Con il sistema di coltivazione progettato da Planet Farms è possibile un risparmio del 95% dell'acqua rispetto alle coltivazioni tradizionali e del 90% di suolo. La terra è sostituita da substrati organici studiati ad hoc per ogni varietà di pianta, mentre l'aria è filtrata in modo da creare un ambiente protetto.
«Noi abbiamo fatto una ricerca mirata alla massima qualità possibile con screening su migliaia di semi naturali per selezionarne alcuni. In particolare, noi su questo facciamo l’opposto dell’agricoltura tradizionale: quest’ultima cerca il super seme, noi il seme di una volta, che in campo aperto sarebbero troppo deboli. In particolare cerchiamo varietà dove l’espressione del gusto regna sovrana. Inoltre, grazie alla ricerca, i valori nutrizionali sono a livello del super food» aggiunge Travaglini, che puntualizza: «Noi non siamo in competizione o contro l’agricoltura tradizionale ma siamo complementari. Oggi abbiamo delle coltura intensive a grosso impatto ambientale, con problemi sulle falde acquifere e sui terreni. Si possono quindi rigenerare i terreni con regimi rotativi naturali, portando una parte della produzione in strutture come la nostra che sono realmente sostenibili ed efficienti».

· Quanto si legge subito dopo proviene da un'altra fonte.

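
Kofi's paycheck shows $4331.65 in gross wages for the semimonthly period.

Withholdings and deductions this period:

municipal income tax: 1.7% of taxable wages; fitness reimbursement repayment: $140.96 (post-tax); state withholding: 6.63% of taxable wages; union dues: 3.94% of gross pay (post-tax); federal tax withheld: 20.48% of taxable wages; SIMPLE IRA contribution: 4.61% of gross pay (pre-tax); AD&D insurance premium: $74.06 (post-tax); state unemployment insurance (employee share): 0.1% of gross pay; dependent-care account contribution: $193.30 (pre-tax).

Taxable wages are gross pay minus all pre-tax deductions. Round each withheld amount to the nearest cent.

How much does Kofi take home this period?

$2413.91

SIMPLE IRA contribution: $4331.65 × 0.0461 = $199.69
Dependent-care account contribution: $193.30
Pre-tax total = $199.69 + $193.30 = $392.99
Taxable wages = $4331.65 − $392.99 = $3938.66
Federal tax withheld: $3938.66 × 0.2048 = $806.64
State withholding: $3938.66 × 0.0663 = $261.13
Municipal income tax: $3938.66 × 0.017 = $66.96
State unemployment insurance (employee share): $4331.65 × 0.001 = $4.33
Union dues: $4331.65 × 0.0394 = $170.67
AD&D insurance premium: $74.06
Fitness reimbursement repayment: $140.96
Total deductions = $199.69 + $193.30 + $806.64 + $261.13 + $66.96 + $4.33 + $170.67 + $74.06 + $140.96 = $1917.74
Net pay = $4331.65 − $1917.74 = $2413.91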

Necessari ingenti capitali
Più recente invece lo sviluppo di Agricola Moderna. «Siamo partiti tre anni fa dal laboratorio fino a realizzare l’impianto produttivo di Melzo, 800 metri quadrati di coltivato su otto livelli. Siamo impegnati a migliorare la nostra curva di apprendimento. Il processo è semi-automatizzato» racconta Pierluigi Giuliani, ceo di Agricola Moderna, fondata assieme a Benjamin Franchetti.
La società - 18 dipendenti di cui 12 dedicati alla ricerca - produce 100 chili al giorno di insalata e vende attraverso i canali di Carrefour e di Cortilia. «Stiamo progettando un impianto 15 volte più grande, totalmente automatizzato, sperando di avviare i lavori entro fine anno. Con l’intento di replicarlo sia in Italia sia all’estero» aggiunge Giuliani.

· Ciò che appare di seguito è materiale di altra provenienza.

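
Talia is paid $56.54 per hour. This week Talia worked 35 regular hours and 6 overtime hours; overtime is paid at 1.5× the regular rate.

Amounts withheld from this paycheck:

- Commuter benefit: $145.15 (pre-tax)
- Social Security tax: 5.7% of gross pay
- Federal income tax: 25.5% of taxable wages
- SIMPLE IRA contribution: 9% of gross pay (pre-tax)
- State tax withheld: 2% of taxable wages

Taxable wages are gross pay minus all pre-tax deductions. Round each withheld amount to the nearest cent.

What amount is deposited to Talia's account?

Regular pay: 35 × $56.54 = $1,978.90
Overtime pay: 6 × $56.54 × 1.5 = $508.86
Gross pay = $1,978.90 + $508.86 = $2,487.76
Commuter benefit: $145.15
SIMPLE IRA contribution: $2,487.76 × 0.09 = $223.90
Pre-tax total = $145.15 + $223.90 = $369.05
Taxable wages = $2,487.76 − $369.05 = $2,118.71
State tax withheld: $2,118.71 × 0.02 = $42.37
Federal income tax: $2,118.71 × 0.255 = $540.27
Social Security tax: $2,487.76 × 0.057 = $141.80
Total deductions = $145.15 + $223.90 + $42.37 + $540.27 + $141.80 = $1,093.49
Net pay = $2,487.76 − $1,093.49 = $1,394.27

$1,394.27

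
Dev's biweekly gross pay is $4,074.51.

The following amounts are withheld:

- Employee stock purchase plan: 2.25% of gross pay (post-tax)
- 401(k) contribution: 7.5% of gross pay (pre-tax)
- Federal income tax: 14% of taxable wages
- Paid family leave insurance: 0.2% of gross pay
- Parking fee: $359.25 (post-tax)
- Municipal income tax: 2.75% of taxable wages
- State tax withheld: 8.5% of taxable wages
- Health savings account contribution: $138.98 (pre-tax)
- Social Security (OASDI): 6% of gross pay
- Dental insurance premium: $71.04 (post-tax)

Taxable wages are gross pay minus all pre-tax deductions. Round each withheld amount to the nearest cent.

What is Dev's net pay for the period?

$1,938.80

401(k) contribution: $4,074.51 × 0.075 = $305.59
Health savings account contribution: $138.98
Pre-tax total = $305.59 + $138.98 = $444.57
Taxable wages = $4,074.51 − $444.57 = $3,629.94
Municipal income tax: $3,629.94 × 0.0275 = $99.82
State tax withheld: $3,629.94 × 0.085 = $308.54
Federal income tax: $3,629.94 × 0.14 = $508.19
Social Security (OASDI): $4,074.51 × 0.06 = $244.47
Paid family leave insurance: $4,074.51 × 0.002 = $8.15
Dental insurance premium: $71.04
Parking fee: $359.25
Employee stock purchase plan: $4,074.51 × 0.0225 = $91.68
Total deductions = $305.59 + $138.98 + $99.82 + $308.54 + $508.19 + $244.47 + $8.15 + $71.04 + $359.25 + $91.68 = $2,135.71
Net pay = $4,074.51 − $2,135.71 = $1,938.80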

«Dal punto di vista dei capitali non è stato facile per noi all’inizio né lo sarà in futuro. Ci siamo mossi finora con un po’ di bandi, di finanziamenti agevolati e di equity. Ora stiamo cercando decine di milioni di euro e ci stiamo muovendo con dei fondi importanti, sembra ci sia molto interesse».

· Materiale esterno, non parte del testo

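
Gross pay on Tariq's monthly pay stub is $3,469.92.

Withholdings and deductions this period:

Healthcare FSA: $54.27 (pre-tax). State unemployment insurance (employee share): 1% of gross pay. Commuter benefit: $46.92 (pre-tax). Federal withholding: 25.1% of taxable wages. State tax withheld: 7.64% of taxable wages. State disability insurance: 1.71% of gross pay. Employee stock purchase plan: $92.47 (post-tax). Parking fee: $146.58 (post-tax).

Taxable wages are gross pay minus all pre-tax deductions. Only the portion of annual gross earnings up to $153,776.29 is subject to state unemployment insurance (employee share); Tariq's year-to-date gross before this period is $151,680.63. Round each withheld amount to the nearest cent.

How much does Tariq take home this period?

$1,946.46

Commuter benefit: $46.92
Healthcare FSA: $54.27
Pre-tax total = $46.92 + $54.27 = $101.19
Taxable wages = $3,469.92 − $101.19 = $3,368.73
Federal withholding: $3,368.73 × 0.251 = $845.55
State tax withheld: $3,368.73 × 0.0764 = $257.37
State disability insurance: $3,469.92 × 0.0171 = $59.34
State unemployment insurance (employee share): only $153,776.29 − $151,680.63 = $2,095.66 of this check is subject → $2,095.66 × 0.01 = $20.96
Employee stock purchase plan: $92.47
Parking fee: $146.58
Total deductions = $46.92 + $54.27 + $845.55 + $257.37 + $59.34 + $20.96 + $92.47 + $146.58 = $1,523.46
Net pay = $3,469.92 − $1,523.46 = $1,946.46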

Gli operatori in Italia sono ancora pochissimi. «Ci vuole tanta ricerca e tempo. Il settore potrebbe essere sostenuto dal punto di vista dell’accesso al capitale: potrebbero esserci agevolazioni, lo stato potrebbe partecipare a queste operazioni, magari ci saranno aiuti da parte delle associazioni di categoria» aggiunge Giuliani. «È un settore molto attrattivo anche per i giovani perché mette assieme l’innovazione con lo scopo di vendere prodotto di alta qualità con impatto ambientale basso».